Weaknesses 1. High price of Coca Cola products compared to local manufacturers 2. Poor distribution channel 3. Lack of popularity of some Coca Colas brands 4. Result of low profile or non-existent advertising 5. Most unknown and rarely seen Opportunities 1. Many successful brands to pursue 2. Increasing popularity of soft drinks in Brazil 3. More brand recognition 4. Focus on less popular products Threats 1. Low Brand loyalty, consumers tend to purchase local low price brands 2. Many local illegal soft drink manufacturers who do not pay taxes 3. Local brand Tubainas with low price 4. Pepsis alliance with Ambve to produce and distribute Pepsi product in Brazil. 3. Pros and cons of the several strategies the Coca-Cola Company implemented in Brazil Pros: 1. For more than a century, Coca-Cola Company has reigned as the supreme soft drinks market leader. The company sells its products in more than 200 countries. Coca-Cola Company has

many offices around the world. Each local market focused on national characteristics, offer variety of national programs. Coca-Cola tried to build closer ties with Brazilian consumers to improve its image and garner goodwill. Local office of the corporation increasingly sponsored and participated in local, regional, and national events and celebrations, such as the San Juan festival Parintins, Revoluo Farroupilhas, and the most popular festival in Brazil, Carnival. 2. Coca-Cola has expanded output of its drink Guarana Kuat. In addition, they renovated the production plants and planted 200 hectares of Guarana, Amazonian fruit used to flavor Kuat. Further expansions and plantings were to follow. All this was done to counter hard-hitting competition from other brands of Guarana, such as AmBev in Antarctica. This gives an advantage to the management of Coke in cost of raw material supply and quality. 3. Coca-Cola expanded the product line through brand extension on the market by incorporating new flavors such as citrus and strawberry. This helps the Coca-Cola to increase its visibility in the market. They may be able to meet all different types of customers with different options, resulting in increased brand loyalty. 4. In order to reduce costs of some packaging, Coca-Cola will provide return glass bottles. Cons: 1. The company contributed changes in its distribution channels, such as buying back franchisee operations. Although these types of actions brought the share back to 50% historical level, headquarters of the company disliked the negative impact on profitability. 2. Coca-Cola has acquired several competitors in order to stop the growth of Tubainas, but they will not succeed because there is no entry barrier for new manufactures and producers. 3. Coca-Cola tended to compete with low cost local brands by reducing the prices which led to negative impact on profitability.

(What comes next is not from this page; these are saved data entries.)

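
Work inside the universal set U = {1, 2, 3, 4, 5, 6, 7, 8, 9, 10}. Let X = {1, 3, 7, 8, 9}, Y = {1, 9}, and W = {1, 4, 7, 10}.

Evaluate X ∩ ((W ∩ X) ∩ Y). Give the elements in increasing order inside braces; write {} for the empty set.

W ∩ X = {1, 7}
(W ∩ X) ∩ Y = {1}
X ∩ ((W ∩ X) ∩ Y) = {1}

{1}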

4. What should Coke do to be more successful in Brazil? 1. The company should continue to explore new areas of beverages, enhance existing products, participate in new beverage segments and effectively promote and sell products of the company; 2. Coca-Cola should improve and expand distribution channels in order to compete better with local low price brands and increase profitability by capturing hardly accessible areas. 3. The company should use an effective system of advertising through commercials, billboards, signs and providing proximity to customers). 4. Coca-Cola should enhance retail outlets to offer better terms than its competitors, because Coca-Cola products are the daily essential goods and impulsive purchases. 5. Need to create an effective pricing strategy that will ensure its undisputed leadership in the beverage market and allow it to get serious pressure on domestic producers. 5. Recommendations to global brands to help them compete successfully with B brands in emerging countries 1. Acquire or create a joint venture with a large brand B to reduce market penetration of B brands. 2. Achieve operational efficiencies of the company to compete with low price B brands 3. Implement a well-planned product, packaging and pricing strategies through wide distribution channel for dissemination to kill B brands. 4. Implement several segmentation strategies in key markets of the company with different clusters of the market divided by the intensity of competition and socio-economic level.